Les accords de Schengen prescrivent que les demandeurs d’asile qui arrivent vers l’Union Européenne doivent s’annoncer dans le pays d’arrivée et qu’ils soient enregistrés dans ce pays. Mais la Grèce laisse de grands groupes de demandeurs d’asile passer sans enregistrement. Au cours des dernières semaines, ceux-ci se sont dirigés en masse vers les pays du Nord de l’Europe.

Angela Merkel est comme une ado qui invite tout le monde à une fête chez elle via Facebook

Angela Merkel dispose, au sein de l’Union Européenne, d’une autorité suffisante que pour obliger les pays du Sud de l’Europe à respecter les accords de Schengen. Pourquoi la Commission Européenne n’a-t-elle pas décidé ces dernières semaines, si nécessaire, d’envoyer des fonctionnaires allemands ou d’autres pays de l’UE vers la Grèce et l’Italie pour veiller là-bas à un accueil humain des réfugiés? Et en même temps à faire une distinction, à ces frontières extérieures, entre les vrais demandeurs d’asile et les réfugiés économiques?
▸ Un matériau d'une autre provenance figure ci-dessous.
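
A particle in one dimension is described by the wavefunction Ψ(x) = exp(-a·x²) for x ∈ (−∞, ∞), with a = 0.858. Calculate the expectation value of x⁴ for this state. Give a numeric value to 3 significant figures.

0.255

⟨x⁴⟩ = ∫ x⁴·|Ψ|² dx / ∫|Ψ|² dx (integrals over the domain).
Gaussian moments: ∫x^(2j)·e^(−2ax²) dx = (2j−1)!!/(4a)^j · √(π/(2a)), odd powers integrate to 0; here √(π/(2a)) = 1.3531.
State is unnormalized: ∫|Ψ|² dx = 1.3531, and ∫Ψ*·x⁴·Ψ dx = 0.34462, so ⟨x⁴⟩ = 0.34462 / 1.3531.
⟨x⁴⟩ = 0.25470.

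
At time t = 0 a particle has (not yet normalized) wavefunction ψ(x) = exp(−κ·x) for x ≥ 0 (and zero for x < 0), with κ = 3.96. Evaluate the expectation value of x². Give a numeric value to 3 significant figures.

⟨x²⟩ = ∫ x²·|ψ|² dx / ∫|ψ|² dx (integrals over the domain).
Every integrand reduces to terms xʲ·e^(−2κx) on [0, ∞); use ∫₀^∞ xʲ·e^(−2κx) dx = j!/(2κ)^(j+1).
State is unnormalized: ∫|ψ|² dx = 0.12626, and ∫ψ*·x²·ψ dx = 0.0040258, so ⟨x²⟩ = 0.0040258 / 0.12626.
⟨x²⟩ = 0.031885.

0.0319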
Nous en arrivons immédiatement à la deuxième erreur commise par la chancelière allemande. Influencée par son éducation de fille de pasteur et forte du souvenir de la fuite de beaucoup d’Européens du bloc de l’Est communiste, Merkel a estimé que l’Allemagne avait l’obligation morale d’accueillir le plus de demandeurs d’asile possible. L’Allemagne s’attend cette année à un nombre record de 800.000 demandeurs d’asile, ou presque 1% de la population allemande. Ce qui est deux fois plus que lors d’un pronostic antérieur, et quatre fois plus qu’en 2014.
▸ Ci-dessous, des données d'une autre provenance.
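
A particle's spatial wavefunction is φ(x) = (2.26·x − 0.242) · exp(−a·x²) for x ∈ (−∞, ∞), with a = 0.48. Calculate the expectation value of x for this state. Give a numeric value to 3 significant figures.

-0.210

⟨x⟩ = ∫ x·|φ|² dx / ∫|φ|² dx (integrals over the domain).
Expand each integrand as polynomial × e^(−2ax²) and use ∫x^(2j)·e^(−2ax²) dx = (2j−1)!!/(4a)^j · √(π/(2a)), odd powers → 0; here √(π/(2a)) = 1.8090.
State is unnormalized: ∫|φ|² dx = 4.9183, and ∫φ*·x·φ dx = -1.0306, so ⟨x⟩ = -1.0306 / 4.9183.
⟨x⟩ = -0.20955.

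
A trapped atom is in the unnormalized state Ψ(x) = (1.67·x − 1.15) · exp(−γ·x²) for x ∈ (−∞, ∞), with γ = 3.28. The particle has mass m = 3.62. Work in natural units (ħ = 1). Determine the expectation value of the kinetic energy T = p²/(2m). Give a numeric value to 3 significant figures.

T = −(ħ²/2m) d²/dx², so ⟨T⟩ = −(ħ²/2m) ∫ Ψ*·Ψ'' dx / ∫|Ψ|² dx; with m = 3.62.
Expand each integrand as polynomial × e^(−2γx²) and use ∫x^(2j)·e^(−2γx²) dx = (2j−1)!!/(4γ)^j · √(π/(2γ)), odd powers → 0; here √(π/(2γ)) = 0.69203. Differentiate with the product rule, d/dx e^(−γx²) = −2γx·e^(−γx²).
State is unnormalized: ∫|Ψ|² dx = 1.0623, and ∫Ψ*·(−ħ²/2m · Ψ'') dx = 0.61455, so ⟨T⟩ = 0.61455 / 1.0623.
⟨T⟩ = 0.57851.

0.579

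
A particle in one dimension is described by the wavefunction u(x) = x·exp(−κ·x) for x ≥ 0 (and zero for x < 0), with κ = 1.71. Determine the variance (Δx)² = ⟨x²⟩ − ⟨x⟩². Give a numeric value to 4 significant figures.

Compute ⟨x⟩ and ⟨x²⟩ separately, then (Δx)² = ⟨x²⟩ − ⟨x⟩².
Every integrand reduces to terms xʲ·e^(−2κx) on [0, ∞); use ∫₀^∞ xʲ·e^(−2κx) dx = j!/(2κ)^(j+1).
Normalization: ∫|u|² dx = 0.049998.
⟨x⟩ = 0.87719 and ⟨x²⟩ = 1.0260.
(Δx)² = 1.0260 − (0.87719)² = 0.25649.

0.2565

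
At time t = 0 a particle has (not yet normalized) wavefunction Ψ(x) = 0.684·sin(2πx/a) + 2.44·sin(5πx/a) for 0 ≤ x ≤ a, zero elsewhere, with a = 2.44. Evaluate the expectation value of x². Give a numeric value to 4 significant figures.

⟨x²⟩ = ∫ x²·|Ψ|² dx / ∫|Ψ|² dx (integrals over the domain).
On 0 ≤ x ≤ a (j ≠ l): ∫sin²(jπx/a) dx = a/2, ∫sin(jπx/a)·sin(lπx/a) dx = 0; diagonal moments ∫x·sin²(jπx/a) dx = a²/4, ∫x²·sin²(jπx/a) dx = a³·(1/6 − 1/(4j²π²)); cross terms ∫x·sin(jπx/a)·sin(lπx/a) dx = 0 for j + l even and −4jla²/(π²(j² − l²)²) for j + l odd, ∫x²·sin(jπx/a)·sin(lπx/a) dx = (−1)^(j+l)·4jla³/(π²(j² − l²)²); higher powers the same way via product-to-sum and parts.
State is unnormalized: ∫|Ψ|² dx = 7.8342, and ∫Ψ*·x²·Ψ dx = 14.971, so ⟨x²⟩ = 14.971 / 7.8342.
⟨x²⟩ = 1.9110.

1.911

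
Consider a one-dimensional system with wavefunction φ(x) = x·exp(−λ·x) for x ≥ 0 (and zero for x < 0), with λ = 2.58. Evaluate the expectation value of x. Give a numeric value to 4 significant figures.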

Mais le gouvernement allemand a refusé, lors de cet afflux, de faire une distinction entre les vrais réfugiés et les chercheurs de bonheur. Au moins 40% des réfugiés en Allemagne proviennent des pays des Balkans – Albanie, Bosnie et Macédoine – où il n’est aucunement question de conflit. Et parmi les auto-proclamés Syriens, on retrouve des Irakiens issus de la relativement sûre Bagdad ou des Pakistanais.
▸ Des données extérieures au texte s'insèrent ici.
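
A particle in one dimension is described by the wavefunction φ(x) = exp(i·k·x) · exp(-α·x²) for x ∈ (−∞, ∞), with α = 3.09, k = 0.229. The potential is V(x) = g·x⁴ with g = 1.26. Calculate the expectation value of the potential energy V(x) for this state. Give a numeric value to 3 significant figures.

0.0247

⟨V⟩ = ∫ V(x)·|φ|² dx / ∫|φ|² dx.
Gaussian moments: ∫x^(2j)·e^(−2αx²) dx = (2j−1)!!/(4α)^j · √(π/(2α)), odd powers integrate to 0; here √(π/(2α)) = 0.71299.
State is unnormalized: ∫|φ|² dx = 0.71299, and ∫φ*·V(x)·φ dx = 0.017642, so ⟨V⟩ = 0.017642 / 0.71299.
⟨V⟩ = 0.024743.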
Mais peut-être était-ce un choix délibéré de Merkel de ne pas faire de distinction entre les demandeurs d’asile et les chercheurs de bonheur. L’Allemagne comptait 80,8 millions d’habitants en 2013. Les statisticiens estiment que le nombre d’habitants en 2060 aura chuté jusqu’à une fourchette entre 67,7 et 73,1 millions, suivant le nombre d’immigrants. En Allemagne de l’Est, il y a des villages vides. L’Allemagne de l’Ouest crie pour obtenir de la force de travail. En Bavière, il n’y a pratiquement pas de chômage.

Mais ces dernières semaines, il est devenu clair que ces réfugiés ne peuvent pas comme ça, tout simplement, être insérés dans le marché du travail allemand. Ils connaissent à peine l’anglais, encore moins l’allemand. Des experts du marché du travail avaient prévenu que l’intégration des réfugiés sur le marché du travail se déroulerait plus difficilement que ce qu’on pensait, malgré un marché du travail allemand flexible où les salaires minimums ne sont pas trop élevés et des flexi-jobs pour les travailleurs peu qualifiés.

Cela a-t-il incité Merkel à changer son fusil d’épaule? Peut-être. Mais un élément trop souvent oublié, est l’attitude de la CSU bavaroise, le parti frère de la CDU de Merkel. Le ministre-président bavarois Horst Seehofer a été très sévère, le week-end dernier, au sujet de la politique de Merkel (“Il n’y a pas de plan à Berlin”). La CSU est, depuis dix ans déjà, l’allié le plus important de Merkel. Si la CSU laisse tomber Merkel, elle est politiquement morte.

A côté du facteur de politique intérieure, l’instauration des contrôles aux frontières est aussi juste un exemple de la politique de puissance classique allemande. Berlin met, avec cette mesure, les pays récalcitrants de l’Est de l’Europe qui refusent d’accepter les réfugiés, fortement sous pression.